I suspect she's experimenting
I suspect she's experimenting, or questioning. Nothing wrong with that except that she's being dishonest with you. You are a very convenient designated driver and comfortable companion. Why are you allowing her to keep you hidden from her LGBTQ friends? Why can't you drop her off at the place directly, or even attend these events with her? Because she's keeping you hidden.At least that's my guess.
Yep, agree with Merry^^^
There really is no other explanation. She's curious, experimenting...to what extent doesn't really matter, since being shady is not part of a healthy relationship. I would not be ok with my SO doing this, and she would not be ok with you doing the same behavior. Time to put her in the hot seat and call her out about this.
My partner attends social
My partner attends social groups without me to socialise and make new friends. I have no problem with this.
BUT they know she's in a relationship and I wouldn't be asked to drop her off away from where she's going. That's a red flag right their.
There's a difference between
There's a difference between attending seperately and making your SO feel unwelcome and hidden. If she's purposefully keeping you away from them then there's something going on.
Dh and I attend things seperately. I don't hide him though, and there's always an open invitation if he should choose, same goes for me. If I started feeling hidden I wouldn't like that at all.

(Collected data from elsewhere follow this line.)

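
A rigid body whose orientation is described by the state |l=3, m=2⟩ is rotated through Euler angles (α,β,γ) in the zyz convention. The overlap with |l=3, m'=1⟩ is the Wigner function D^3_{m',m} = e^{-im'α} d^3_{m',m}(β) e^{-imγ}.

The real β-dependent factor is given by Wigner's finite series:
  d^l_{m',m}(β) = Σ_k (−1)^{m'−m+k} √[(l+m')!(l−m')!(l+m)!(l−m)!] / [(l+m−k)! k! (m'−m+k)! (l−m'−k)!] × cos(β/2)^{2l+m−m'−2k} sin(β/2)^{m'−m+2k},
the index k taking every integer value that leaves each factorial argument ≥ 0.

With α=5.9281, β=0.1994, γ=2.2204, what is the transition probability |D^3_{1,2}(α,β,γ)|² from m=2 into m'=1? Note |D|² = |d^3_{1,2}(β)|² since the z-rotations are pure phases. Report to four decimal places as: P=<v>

P=0.0905

D^3_{1,2}(5.9281,0.1994,2.2204) = e^{-i·1·5.9281}·d^3_{1,2}(0.1994)·e^{-i·2·2.2204}. Compute d first:
c=cos(0.1994/2)=0.995034, s=sin(0.1994/2)=0.099535; N=√[24·2·120·1]=75.894664
Admissible k: 1..2 (factorial args all ≥0)
  k=1: (−1)^0·75.8947/(24)·0.9950^5·0.0995^1 = +0.307019
  k=2: (−1)^1·75.8947/(12)·0.9950^3·0.0995^3 = -0.006144
d^3_{1,2}(0.1994) = +0.307019 -0.006144 = +0.300875
|D^3_{1,2}|² = |d^3_{1,2}(β)|² = (+0.300875)² = 0.090526 (the z-rotation phases have unit modulus)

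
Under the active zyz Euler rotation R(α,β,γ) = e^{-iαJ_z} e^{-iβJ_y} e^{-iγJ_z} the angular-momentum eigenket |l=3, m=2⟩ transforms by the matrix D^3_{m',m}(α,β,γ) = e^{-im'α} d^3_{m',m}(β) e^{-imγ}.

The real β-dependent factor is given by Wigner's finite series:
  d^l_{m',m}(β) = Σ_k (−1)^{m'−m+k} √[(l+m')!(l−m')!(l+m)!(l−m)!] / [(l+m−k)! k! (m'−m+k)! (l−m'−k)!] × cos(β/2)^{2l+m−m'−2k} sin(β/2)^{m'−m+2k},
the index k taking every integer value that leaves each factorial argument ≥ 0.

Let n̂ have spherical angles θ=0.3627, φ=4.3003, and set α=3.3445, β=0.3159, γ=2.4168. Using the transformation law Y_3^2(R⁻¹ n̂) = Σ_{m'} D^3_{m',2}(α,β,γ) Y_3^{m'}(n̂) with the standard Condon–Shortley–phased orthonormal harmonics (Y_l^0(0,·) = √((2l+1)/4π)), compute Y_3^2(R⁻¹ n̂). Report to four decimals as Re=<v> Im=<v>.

Need the full column D^3_{m',2} for m'=−3..3 at α=3.3445, β=0.3159, γ=2.4168.
cos(β/2)=0.987552, sin(β/2)=0.157294
d^3_{-3,2}: single k=5 term ⇒ +0.000233;  D = +0.000109-0.000206i
d^3_{-2,2}: k∈[4..5] ⇒ +0.002985 -0.000015 = +0.002970;  D = -0.000834+0.002850i
d^3_{-1,2}: k∈[3..4] ⇒ +0.023705 -0.000301 = +0.023405;  D = +0.001910-0.023327i
d^3_{0,2}: k∈[2..3] ⇒ +0.128892 -0.003270 = +0.125622;  D = +0.015189+0.124700i
d^3_{1,2}: k∈[1..2] ⇒ +0.467210 -0.023705 = +0.443504;  D = -0.141244-0.420412i
d^3_{2,2}: k∈[0..1] ⇒ +0.927597 -0.117661 = +0.809936;  D = +0.407369+0.700033i
d^3_{3,2}: single k=0 term ⇒ -0.361899;  D = +0.241321+0.269694i
Y_3^{m'}(θ=0.3627,φ=4.3003) and Σ D·Y over m':
  (+0.0001-0.0002i)·(+0.0176-0.0061i)  (-0.0008+0.0029i)·(-0.0817-0.0883i)  (+0.0019-0.0233i)·(-0.1548+0.3541i)  (+0.0152+0.1247i)·(+0.4782+0.0000i)  (-0.1412-0.4204i)·(+0.1548+0.3541i)  (+0.4074+0.7000i)·(-0.0817+0.0883i)  (+0.2413+0.2697i)·(-0.0176-0.0061i)
Y_3^2(R⁻¹ n̂) = +0.044888-0.078787i

Re=0.0449 Im=-0.0788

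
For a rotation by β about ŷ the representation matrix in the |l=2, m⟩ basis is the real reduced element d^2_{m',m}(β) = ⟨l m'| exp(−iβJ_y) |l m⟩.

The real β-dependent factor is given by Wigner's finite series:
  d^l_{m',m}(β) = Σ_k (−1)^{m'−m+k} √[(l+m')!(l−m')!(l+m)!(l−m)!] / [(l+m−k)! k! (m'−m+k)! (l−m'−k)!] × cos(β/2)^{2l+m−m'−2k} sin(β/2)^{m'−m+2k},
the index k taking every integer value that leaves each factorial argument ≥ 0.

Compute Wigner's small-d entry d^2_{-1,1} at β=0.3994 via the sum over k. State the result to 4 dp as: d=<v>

d=0.1119

d^2_{-1,1}(β=0.3994) via Wigner's sum:
With c≡cos(β/2)=0.980126 and s≡sin(β/2)=0.198375, N=[1·6·6·1]^{1/2}=6.000000
Admissible k: 2..3 (factorial args all ≥0)
  k=2: (−1)^0·6.0000/(2)·0.9801^2·0.1984^2 = +0.113412
  k=3: (−1)^1·6.0000/(6)·0.9801^0·0.1984^4 = -0.001549
d^2_{-1,1}(0.3994) = +0.113412 -0.001549 = +0.111864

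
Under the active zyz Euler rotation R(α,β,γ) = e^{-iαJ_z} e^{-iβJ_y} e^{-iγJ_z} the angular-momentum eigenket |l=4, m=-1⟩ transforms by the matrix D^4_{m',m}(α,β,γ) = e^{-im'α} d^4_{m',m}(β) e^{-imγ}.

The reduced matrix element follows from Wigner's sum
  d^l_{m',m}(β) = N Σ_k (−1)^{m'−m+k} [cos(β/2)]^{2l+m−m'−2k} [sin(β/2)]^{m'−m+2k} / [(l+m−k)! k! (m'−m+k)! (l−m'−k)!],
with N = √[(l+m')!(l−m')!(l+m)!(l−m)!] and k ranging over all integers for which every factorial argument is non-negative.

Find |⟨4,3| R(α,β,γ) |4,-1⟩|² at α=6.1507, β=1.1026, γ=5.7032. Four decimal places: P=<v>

P=0.1643

First d^4_{3,-1}(β=1.1026), then the phase factors e^{-i(3)α} and e^{-i(-1)γ}:
c=cos(1.1026/2)=0.851844, s=sin(1.1026/2)=0.523795; N=√[5040·1·6·120]=1904.940944
k: max(0,(-1)−(3))=0 … min(4+(-1),4−(3))=1
  k=0: (−1)^4·1904.9409/(144)·0.8518^4·0.5238^4 = +0.524331
  k=1: (−1)^5·1904.9409/(240)·0.8518^2·0.5238^6 = -0.118949
d^4_{3,-1}(1.1026) = +0.524331 -0.118949 = +0.405382
|D^4_{3,-1}|² = |d^4_{3,-1}(β)|² = (+0.405382)² = 0.164335 (the z-rotation phases have unit modulus)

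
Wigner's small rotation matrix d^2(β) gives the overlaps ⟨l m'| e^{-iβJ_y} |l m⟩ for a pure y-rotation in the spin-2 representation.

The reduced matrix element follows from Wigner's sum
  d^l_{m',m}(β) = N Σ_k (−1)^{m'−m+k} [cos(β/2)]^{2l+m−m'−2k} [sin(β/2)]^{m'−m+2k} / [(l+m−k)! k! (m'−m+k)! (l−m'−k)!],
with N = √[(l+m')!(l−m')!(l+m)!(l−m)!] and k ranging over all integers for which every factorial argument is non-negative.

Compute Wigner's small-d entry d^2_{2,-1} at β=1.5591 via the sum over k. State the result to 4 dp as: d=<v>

d^2_{2,-1}(β=1.5591) via Wigner's sum:
Half-angle: c=0.711230, s=0.702959. N=√(24·1·1·6)=12.000000
k: max(0,(-1)−(2))=0 … min(2+(-1),2−(2))=0
  k=0: (−1)^3·12.0000/(6)·0.7112^1·0.7030^3 = -0.494118
d^2_{2,-1}(1.5591) = -0.494118

d=-0.4941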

I guess I should clarify that
I guess I should clarify that we did attend one rally together, but it was in the state captol, and I don't think we saw any "locals" there.
I know if I confront her about dropping her off around the block, she'll just give some BS reason about "not wanting to block traffic," or some bullshit. She always has an answer.
It is just a frustrating situation. There are good times with SO, but I would leave if I could find someone worth a damn. Everyone I find is not any better than SO, and many are worse (drug addicts, major financial issues, adult kids living at home, morbidly obeese to the point of major health issues). I know there are major problems with SO, but I really don't want leave, since I'll either be with someone very similar to her, or I'll be alone. Neither of those choices appeal to me.
On the nights that we don't spend together, I think I am going to start going out by myself. There are plenty of bars/clubs within walking distance.
I think....
You should learn to be "ok" with yourself before finding someone to be in a relationship. Don't force being in a relationship at all times - you have to take time to find the right person, not just any person.
You are never going to find
You are never going to find the perfect person, because no is perfect.
It would be better to look for someone who shares your values. Someone who wants the same things out of life that you do.
There's nothing wrong with being single for a bit. Rushing into relationships can cause us to overlook/ignore warning signs.
You divorced your ex for a reason. Now as a SO, she's giving you a ton of new reasons to run away from this craziness.
I think she’s experimenting
I think she’s experimenting and keeping you on the back burner in case nothing comes of the experimentation.